Average Female Age : 39.50
Average Male Age : 38.92
Average number of children in females : 1.07
Average number of children in males : 1.12
Average BMI in females : 30.38
Average BMI in males : 30.94
Average charges in females : 12569.58
Average charges in males : 13956.75
There is 662 female patient, 49.48% of all patients and 676 male patient, 50.52% of all patients.

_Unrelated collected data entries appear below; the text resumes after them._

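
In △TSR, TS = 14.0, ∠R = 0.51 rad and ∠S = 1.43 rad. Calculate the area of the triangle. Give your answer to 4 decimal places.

185.3668

The third angle is ∠T = π − ∠S − ∠R = 1.202 rad.
Law of sines: SR = TS·sin T/sin R ≈ 26.746.
Law of sines: RT = TS·sin S/sin R ≈ 28.394.
Area = ½·TS·SR·sin S ≈ 185.37.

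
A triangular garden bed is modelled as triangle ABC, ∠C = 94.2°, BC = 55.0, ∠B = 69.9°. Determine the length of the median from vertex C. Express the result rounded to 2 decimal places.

96.24

The third angle is ∠A = 180° − ∠B − ∠C = 15.90°.
Law of sines: CA = BC·sin B/sin A ≈ 188.53.
Law of sines: AB = BC·sin C/sin A ≈ 200.22.
Median from C: ½√(2·BC² + 2·CA² − AB²) ≈ 96.243.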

There are four unique geographical regions in this dataset, and it is important to note that all the patients come from the United States.

In [24]:
patient_info.unique_regions()

{'southwest': 325, 'southeast': 364, 'northwest': 325, 'northeast': 324}

In [25]:
patient_info.average_charges()

'Average Charge : 13270.42'

The average yearly medical insurance charge per individual is 13270 US dollars.

In [77]:
patient_info.smoking_effect()
print(f"Total number of smokers : {patient_info.smoking_effect()[0]} ({patient_info.smoking_effect()[1]:.2f}%)")
print(f"Total number of nonsmokers : {patient_info.smoking_effect()[2]} ({patient_info.smoking_effect()[3]:.2f}%)")
print(f"Average smoker insurance costs : {patient_info.smoking_effect()[4]:.2f}")
print(f"Average non-smoker insurance costs : {patient_info.smoking_effect()[5]:.2f}")
print(f"The insurance costs of smokers are {patient_info.smoking_effect()[6]:.2f}% more than non-smokers.")

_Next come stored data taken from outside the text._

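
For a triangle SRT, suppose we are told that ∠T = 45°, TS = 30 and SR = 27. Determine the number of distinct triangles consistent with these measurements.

2

TS·sin T = 30·sin(45°) ≈ 21.21.
Since TS sin T < SR < TS (21.21 < 27 < 30), two triangles exist.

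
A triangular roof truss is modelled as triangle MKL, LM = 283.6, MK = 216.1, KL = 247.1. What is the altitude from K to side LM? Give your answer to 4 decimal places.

Semiperimeter s = (247.1 + 283.6 + 216.1)/2 = 373.4.
Heron's formula: area = √(373.4·126.3·89.8·157.3) ≈ 25810.
The altitude from K has length 2·area/LM ≈ 182.02.

h_K ≈ 182.0183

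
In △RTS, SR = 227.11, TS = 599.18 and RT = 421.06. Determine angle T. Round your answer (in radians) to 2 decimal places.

∠T ≈ 0.28 rad

By the law of cosines, cos T = (RT² + TS² − SR²) / (2·RT·TS) ≈ 0.96066, so ∠T ≈ 0.281 rad.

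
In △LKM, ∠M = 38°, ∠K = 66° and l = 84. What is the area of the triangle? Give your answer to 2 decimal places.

2045.02

The third angle is ∠L = 180° − ∠K − ∠M = 76.00°.
Law of sines: k = l·sin K/sin L ≈ 79.087.
Law of sines: m = l·sin M/sin L ≈ 53.299.
Area = ½·l·k·sin M ≈ 2045.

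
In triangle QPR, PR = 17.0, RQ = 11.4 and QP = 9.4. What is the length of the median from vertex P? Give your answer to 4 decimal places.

Median from P: ½√(2·QP² + 2·PR² − RQ²) ≈ 12.498.

12.4976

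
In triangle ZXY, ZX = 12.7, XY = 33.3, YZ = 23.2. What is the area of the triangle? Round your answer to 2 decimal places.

Semiperimeter s = (33.3 + 23.2 + 12.7)/2 = 34.6.
Heron's formula: area = √(34.6·1.3·11.4·21.9) ≈ 105.97.

area ≈ 105.97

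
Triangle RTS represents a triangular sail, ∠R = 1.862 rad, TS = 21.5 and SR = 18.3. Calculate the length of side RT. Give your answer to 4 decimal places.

7.1945

Law of sines: sin T = SR·sin R/TS ≈ 0.81533.
Since TS ≥ SR, only the acute value applies: ∠T ≈ 0.953 rad.
Then ∠S = π − ∠R − ∠T ≈ 0.326 rad.
Law of sines gives RT = TS·sin S/sin R ≈ 7.1945.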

Total number of smokers : 274 (20.48%)
Total number of nonsmokers : 1064 (79.52%)
Average smoker insurance costs : 32050.23
Average non-smoker insurance costs : 8434.27
The insurance costs of smokers are 73.68% more than non-smokers.


Above, there is an analysis of the insurance costs paid by smokers and non -smokers.

In [80]:
patient_info.analyze_charges_by_age()

{19: 662857.8347499999,
 18: 488949.0113890001,
 28: 253937.25179999994,
 33: 321139.85766999994,
 32: 239727.80756000004,
 31: 275318.47547999996,
 46: 415935.12851999997,
 37: 450497.79693,
 60: 505526.62567,
 25: 275474.2287,
 62: 440768.70119,
 23: 347754.9611099999,
 56: 390663.41175,
 27: 341171.64820000005,
 52: 529431.8218599999,
 30: 343415.9796699999,
 34: 301951.73114,
 59: 472396.73828999995,
 63: 457354.96460000006,
 55: 420278.1827,
 22: 280362.11845,
 26: 171747.10864,
 35: 282679.55078000005,
 24: 298144.44694,
 41: 260651.13254,
 38: 202568.34185,
 36: 305111.90345,
 21: 132453.00123,
 48: 424342.51290999993,
 40: 317850.78537,
 58: 346973.20279,
 53: 448586.06114000006,
 43: 520216.52363999997,
 64: 512061.6784199999,
 20: 294631.23435000004,
 61: 506562.52499999997,
 44: 428203.70785,
 57: 427626.8165,
 29: 281614.28563000006,
 45: 430075.79583,
 54: 525239.30131,
 49: 355488.1754,
 47: 511965.9882,
 51: 454785.4201500001,
 42: 352648.04406,
 50: 454227.09572000016,


Above there are total insurance costs paid by different age groups.